Crypto

Crypto lender BlockFi plans to sell $160 million in Bitcoin mining loans

  • BlockFi Bitcoin mining loans will be backed by 68,000 mining machines.
  • Some of these loans are under-secured due to falling mining rig prices.
  • Earlier this month, Celsius Mining also filed with the court the sale of its $1.3 million worth of mining equipment.

BlockFi took a major hit last year after the collapse of FTX in November and Three Arrows Capital in the second quarter of 2022. Filing for bankruptcy just after FTX, BlockFi launched a list of companies that went bankrupt shortly afterwards and who are still trying to recover their clients’ funds. . BlockFi itself seeks to achieve the same goal.

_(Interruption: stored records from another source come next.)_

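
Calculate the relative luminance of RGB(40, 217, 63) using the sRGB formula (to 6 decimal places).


Linearize each channel (sRGB transfer function): c = v/255; c_lin = c/12.92 if c ≤ 0.04045, else ((c+0.055)/1.055)^2.4
  R: 40/255 ≈ 0.156863 > 0.04045 → ((0.156863+0.055)/1.055)^2.4 ≈ 0.021219
  G: 217/255 ≈ 0.850980 > 0.04045 → ((0.850980+0.055)/1.055)^2.4 ≈ 0.693872
  B: 63/255 ≈ 0.247059 > 0.04045 → ((0.247059+0.055)/1.055)^2.4 ≈ 0.049707
R_lin = 0.021219, G_lin = 0.693872, B_lin = 0.049707
L = 0.2126×R + 0.7152×G + 0.0722×B
L = 0.2126×0.021219 + 0.7152×0.693872 + 0.0722×0.049707
L ≈ 0.504357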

BlockFi Bitcoin Mining Loans

BlockFi is currently looking to sell Bitcoin mine machine-backed loans to users using its 68,000 platforms. The loans, which amount to $160 million, are expected to be undersecured due to falling prices for mining machinery.

On average, at this time last year, mining rigs under 38 J/Th were worth around $98, which have since lost their value by almost 90% and are currently worth around $9.9. The reasons behind this range from the collapse of the crypto market and the drop in the price of BTC as well as the increase in operating costs, including energy costs.

Bitcoin ASIC Miner Price

The drowning mining market was funded by BlockFi, although traditional lenders kept a distance due to the high level volatility of the crypto market.

Other financiers included the New York Digital Investment Group, digital currency Group’s Foundry, Galaxy Digital and bankrupt lender Celsius Network.

Celsius Mining sells its miners

Unlike BlockFi which sells loans secured by Bitcoin mining machines, crypto lender Celsius Network would sell its mining equipment. Filing in bankruptcy court on January 13, the bankrupt company’s mining arm said it was looking to sell about 2,687 bitcoin miner rigs to an investment firm called Touzi Capital.

Earlier this month, the founder and CEO of the bankrupt loan company, Alex Mashinsky, was sued by New York Attorney General Letitia James.

According to James, Alex was responsible for defrauding hundreds of thousands of customers and sought to prevent him from doing business in New York again, while recovering the losses suffered by investors.